Das Finanzamt schätzte zunächst die Einkünfte aus Gewerbebetrieb für das Streitjahr 2003 im Bescheid über die gesonderte und einheitliche Feststellung von Besteuerungsgrundlagen für 2003 (Gewinnfeststellungsbescheid 2003) vom 4. August 2005, da keine Steuererklärungen abgegeben worden waren. In der im Laufe des anschließenden Einspruchsverfahrens für das Streitjahr vorgelegten Gewinn- und Verlustrechnung waren Umsatzsteuernachzahlungen für Jahre bis 2001 i.H.v. 4.496,42 EUR als Betriebsausgaben angesetzt. Das Finanzamt erkannte diese Umsatzsteuerzahlungen für die Jahre bis 2001 im geänderten Gewinnfeststellungsbescheid 2003 vom 26. September 2005 nicht als Betriebsausgaben an. Auch in der Einspruchsentscheidung vom 10. April 2007 wurden die Umsatzsteuerzahlungen nicht gewinnwirksam berücksichtigt. Der Gewinn für 2003 wurde aus anderen Gründen von 33.538,41 EUR auf 32.470,42 EUR herabgesetzt und der Einspruch im Übrigen als unbegründet zurückgewiesen.

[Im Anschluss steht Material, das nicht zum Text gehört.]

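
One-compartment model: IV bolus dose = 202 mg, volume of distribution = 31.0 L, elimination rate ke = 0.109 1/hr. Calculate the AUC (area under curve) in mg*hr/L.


C0 = Dose/Vd = 202/31.0 = 6.51613 mg/L
AUC = C0/ke = 6.51613/0.109
AUC = 59.78 mg*hr/L


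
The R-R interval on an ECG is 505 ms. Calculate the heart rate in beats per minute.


HR = 60 / RR_interval(s)
RR = 505 ms = 0.505 s
HR = 60 / 0.505 = 118.8 bpm


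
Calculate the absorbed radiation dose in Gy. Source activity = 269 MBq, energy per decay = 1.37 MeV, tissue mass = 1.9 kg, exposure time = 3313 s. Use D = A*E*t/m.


A = 269 MBq = 2.6900e+08 Bq
E = 1.37 MeV = 2.19474e-13 J
D = A*E*t/m = 2.6900e+08*2.19474e-13*3313/1.9
D = 0.1029 Gy


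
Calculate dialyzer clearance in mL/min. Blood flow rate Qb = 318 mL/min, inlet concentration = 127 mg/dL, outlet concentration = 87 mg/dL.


K = Qb * (Cb_in - Cb_out) / Cb_in
K = 318 * (127 - 87) / 127
K = 100.2 mL/min


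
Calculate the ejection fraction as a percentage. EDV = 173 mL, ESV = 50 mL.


SV = EDV - ESV = 173 - 50 = 123 mL
EF = SV/EDV * 100 = 123/173 * 100
EF = 71.1%


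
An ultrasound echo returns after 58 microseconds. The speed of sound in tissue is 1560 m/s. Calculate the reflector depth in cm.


depth = c * t / 2
t = 58 us = 5.8000e-05 s
depth = 1560 * 5.8000e-05 / 2
depth = 0.04524 m = 4.524 cm


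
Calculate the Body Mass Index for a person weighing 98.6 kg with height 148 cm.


BMI = weight / height^2
height = 148 cm = 1.48 m
BMI = 98.6 / 1.48^2
BMI = 45.01 kg/m^2


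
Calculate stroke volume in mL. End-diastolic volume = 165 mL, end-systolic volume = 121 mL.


SV = EDV - ESV
SV = 165 - 121
SV = 44 mL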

Die Klägerin macht mit der vorliegenden Klage geltend, die als Betriebsausgaben geltend gemachten Umsatzsteuerzahlungen seien im Streitjahr tatsächlich gezahlt worden. Ein falscher Bilanzansatz sei grundsätzlich in der Schlussbilanz des ersten Jahres, dessen Veranlagung geändert werden kann, erfolgswirksam richtigzustellen. Es könne nicht darauf ankommen, ob in der Schlussbilanz ein entsprechender namentlicher Posten noch vorhanden sei.

Die Klägerin beantragt,

unter Änderung des Gewinnfeststellungsbescheids 2003 vom 26. September 2005 in der Gestalt der Einspruchsentscheidung vom 10. April 2007 den Gewinn mit 27.974 EUR festzustellen.

Das Finanzamt beantragt,

die Klage abzuweisen.

Es macht geltend, dass ein Übergangsgewinn, der fehlerhaft ermittelt und bestandskräftig veranlagt wurde, nicht mehr korrigiert werden könne. Die Voraussetzungen einer Bilanzberichtigung lägen ebenfalls nicht vor, da in der Schlussbilanz zum 31. Dezember 2003 kein entsprechender Bilanzposten mehr vorgelegen habe.

 

Entscheidungsgründe

1. Die zulässige Klage hat keinen Erfolg.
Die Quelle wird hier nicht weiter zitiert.